Moreover, another study finds out that radioactive atom, terbium-161 (161Tb), that can release short-ranged electrons, can combine with somatostatin receptor antagonists which localize at the cell membrane, giving an alternative solution, rather than the currently clinically used lutetium-somatostatin receptor agonist, which localize at the cytoplasm and nucleus. Moreover, Tb-antagonist in vitro shows 102-fold more potent than Lu-antagonist in inhibiting tumor cell growth and prolonging survival of mice, which is trusted to be due to its high linear energy transfer. This result is further repeated and confirmed in vivo, showing the high potential and strengths of radiolabeled somatostatin receptor antagonists to treat neuroendocrine neoplasms.

== Further potential ==

Structure of cyclosomatostatin

Other compounds other than radiolabelled somatostatin receptor antagonists have also been studied. Cyclosomatostatin is one such compound. Contrary to previously discussed compounds, cyclosomatostatin does not contain a radionuclide. It is a non-selective somatostatin receptor antagonist, inhibiting the effects of somatostatin on target cells in the gastrointestinal (GI) tract, pancreas, hypothalamus, and central nervous system (CNS). Cyclosomatostatin is used as a research chemical to investigate the effects of somatostatin on different cell types by antagonizing its receptors. However it acts as an agonist in SH-SY5Y neuroblastoma cells.

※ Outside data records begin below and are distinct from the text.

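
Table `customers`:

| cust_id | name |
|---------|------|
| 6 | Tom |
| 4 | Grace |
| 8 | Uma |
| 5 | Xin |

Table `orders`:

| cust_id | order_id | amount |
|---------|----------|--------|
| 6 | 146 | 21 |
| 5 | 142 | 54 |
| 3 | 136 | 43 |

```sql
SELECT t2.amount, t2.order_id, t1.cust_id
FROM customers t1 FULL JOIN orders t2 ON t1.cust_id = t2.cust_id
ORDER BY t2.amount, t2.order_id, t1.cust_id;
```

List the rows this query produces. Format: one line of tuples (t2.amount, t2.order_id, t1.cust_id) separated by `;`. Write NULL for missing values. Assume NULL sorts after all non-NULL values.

FULL OUTER JOIN keeps every row from both sides; unmatched rows get NULL for the other side's columns.
Matching on t1.cust_id = t2.cust_id.
- t1[0] cust_id=6 → 1 match(es) in t2 → 1 row(s).
- t1[1] cust_id=4 → no match; kept with NULLs on the t2 side.
- t1[2] cust_id=8 → no match; kept with NULLs on the t2 side.
- t1[3] cust_id=5 → 1 match(es) in t2 → 1 row(s).
- 1 row(s) from t2 found no t1 partner → padded with NULL.
After projecting and ordering:
t2.amount | t2.order_id | t1.cust_id
21 | 146 | 6
43 | 136 | NULL
54 | 142 | 5
NULL | NULL | 4
NULL | NULL | 8

(21, 146, 6); (43, 136, NULL); (54, 142, 5); (NULL, NULL, 4); (NULL, NULL, 8)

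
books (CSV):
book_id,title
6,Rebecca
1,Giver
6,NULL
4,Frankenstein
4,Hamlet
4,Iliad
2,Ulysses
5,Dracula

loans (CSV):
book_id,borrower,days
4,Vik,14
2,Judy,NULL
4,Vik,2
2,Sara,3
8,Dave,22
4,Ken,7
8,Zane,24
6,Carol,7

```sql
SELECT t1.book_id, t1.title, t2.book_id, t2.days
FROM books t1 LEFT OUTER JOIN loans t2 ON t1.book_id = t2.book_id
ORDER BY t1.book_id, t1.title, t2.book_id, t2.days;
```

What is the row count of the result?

15

LEFT JOIN keeps every row from `books`; unmatched rows get NULL for `loans`'s columns.
Matching on t1.book_id = t2.book_id.
- t1 row (book_id=6): matches 1 t2 row(s) → 1 output row(s).
- t1 row (book_id=1): no match → kept, t2 columns NULL.
- t1 row (book_id=6): matches 1 t2 row(s) → 1 output row(s).
- t1 row (book_id=4): matches 3 t2 row(s) → 3 output row(s).
- t1 row (book_id=4): matches 3 t2 row(s) → 3 output row(s).
- t1 row (book_id=4): matches 3 t2 row(s) → 3 output row(s).
- t1 row (book_id=2): matches 2 t2 row(s) → 2 output row(s).
- t1 row (book_id=5): no match → kept, t2 columns NULL.
Total: 13 matched + 2 padded = 15 rows.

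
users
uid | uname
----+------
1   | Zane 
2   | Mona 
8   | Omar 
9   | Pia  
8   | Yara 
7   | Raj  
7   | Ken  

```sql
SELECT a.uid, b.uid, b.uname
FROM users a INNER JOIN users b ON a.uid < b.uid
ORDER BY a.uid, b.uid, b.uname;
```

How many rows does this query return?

19

INNER JOIN keeps only pairs where the ON condition holds.
Matching on a.uid < b.uid.
- a row (uid=1): matches 6 b row(s) → 6 output row(s).
- a row (uid=2): matches 5 b row(s) → 5 output row(s).
- a row (uid=8): matches 1 b row(s) → 1 output row(s).
- a row (uid=9): no match → dropped.
- a row (uid=8): matches 1 b row(s) → 1 output row(s).
- a row (uid=7): matches 3 b row(s) → 3 output row(s).
- a row (uid=7): matches 3 b row(s) → 3 output row(s).
Total: 19 rows.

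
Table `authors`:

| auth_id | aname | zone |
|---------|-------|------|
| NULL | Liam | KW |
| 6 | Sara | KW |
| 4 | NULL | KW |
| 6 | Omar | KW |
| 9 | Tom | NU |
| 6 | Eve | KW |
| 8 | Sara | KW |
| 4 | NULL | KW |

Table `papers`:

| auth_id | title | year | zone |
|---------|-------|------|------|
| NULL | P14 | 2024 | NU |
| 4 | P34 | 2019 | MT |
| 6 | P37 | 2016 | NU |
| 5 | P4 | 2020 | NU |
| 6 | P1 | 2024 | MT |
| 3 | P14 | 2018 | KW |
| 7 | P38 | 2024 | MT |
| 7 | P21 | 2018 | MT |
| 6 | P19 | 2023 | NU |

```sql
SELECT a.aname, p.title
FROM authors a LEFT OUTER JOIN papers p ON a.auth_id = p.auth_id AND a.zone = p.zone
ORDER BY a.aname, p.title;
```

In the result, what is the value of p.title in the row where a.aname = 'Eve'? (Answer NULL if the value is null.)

NULL

LEFT JOIN keeps every row from `authors`; unmatched rows get NULL for `papers`'s columns.
Matching on a.auth_id = p.auth_id AND a.zone = p.zone. A NULL in a compared column never satisfies the condition.
- auth_id=NULL, zone=KW: no p row matches, row kept with p columns NULL.
- auth_id=6, zone=KW: no p row matches, row kept with p columns NULL.
- auth_id=4, zone=KW: no p row matches, row kept with p columns NULL.
- auth_id=6, zone=KW: no p row matches, row kept with p columns NULL.
- auth_id=9, zone=NU: no p row matches, row kept with p columns NULL.
- auth_id=6, zone=KW: no p row matches, row kept with p columns NULL.
- auth_id=8, zone=KW: no p row matches, row kept with p columns NULL.
- auth_id=4, zone=KW: no p row matches, row kept with p columns NULL.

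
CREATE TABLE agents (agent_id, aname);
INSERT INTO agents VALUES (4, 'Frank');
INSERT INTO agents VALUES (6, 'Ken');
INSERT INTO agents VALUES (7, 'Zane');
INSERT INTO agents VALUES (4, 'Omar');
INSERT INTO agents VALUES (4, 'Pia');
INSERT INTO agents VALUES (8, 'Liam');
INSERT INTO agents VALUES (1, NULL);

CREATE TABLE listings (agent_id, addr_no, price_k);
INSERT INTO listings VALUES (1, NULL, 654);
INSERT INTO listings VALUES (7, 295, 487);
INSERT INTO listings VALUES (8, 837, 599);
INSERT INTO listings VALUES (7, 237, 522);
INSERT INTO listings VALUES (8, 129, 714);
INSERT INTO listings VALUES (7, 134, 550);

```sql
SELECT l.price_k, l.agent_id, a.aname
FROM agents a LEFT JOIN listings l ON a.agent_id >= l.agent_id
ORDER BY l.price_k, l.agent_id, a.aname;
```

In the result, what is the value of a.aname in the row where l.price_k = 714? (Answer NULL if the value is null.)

LEFT JOIN keeps every row from `agents`; unmatched rows get NULL for `listings`'s columns.
Matching on a.agent_id >= l.agent_id.
Matched pairs: 15; unmatched a rows kept: 0.

Liam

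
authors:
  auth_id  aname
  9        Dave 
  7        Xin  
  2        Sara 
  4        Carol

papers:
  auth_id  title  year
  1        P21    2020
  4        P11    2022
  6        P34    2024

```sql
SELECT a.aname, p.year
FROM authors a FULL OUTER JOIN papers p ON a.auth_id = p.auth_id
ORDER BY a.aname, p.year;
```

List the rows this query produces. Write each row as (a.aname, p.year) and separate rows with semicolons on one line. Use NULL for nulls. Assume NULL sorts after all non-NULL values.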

Cyclosomatostatin is also known by the following names:

- 7-CPP
- antagonist SRIF-A
- CyCam
- cyclo(7-Ahep-Phe-Trp-Lys-Thr(Bzl))
- cyclo(7-aminoheptanoylphenylalanyl-tryptophyl-lysyl-benzylthreonyl)
- cyclo-(7-aminoheptanoyl-Phe-D-Trp-Lys-Thr(Bzl))

Cyclosomatostatin may have the possibility of treating complications of acute hemorrhage. Hepatic insulin sensitizing substance (HISS), a hormone, will be secreted by the liver which stimulates skeletal muscle glucose uptake when responding to insulin. This action makes up around 56% of total insulin action. Hemorrhage was shown to cause insulin resistance by this type of HISS-dependent insulin resistance (HDIR). Two animal tests were done, which shows that cyclosomatostatin can help prevent HDIR without correcting the hyperglycemic condition in the situation of hemorrhage and exogenous somatostatin infusion.

Cyclosomatostatin may be related to other indications, including the potential of blocking the suppression of gastric emptying triggered by corticotropin-releasing hormone (CRH), the key regulator of the hypothalamic-pituitary-adrenal axis released to alter the body response caused by stress. Furthermore, cyclosomatostatin, even if used alone, may modulate neurotransmitter levels. It increases acetylcholine (ACh) release by reversing the inhibitory effect of a substance, DHP agonist Bay K 8844, to L-type voltage-sensitive Ca2+ calcium channel.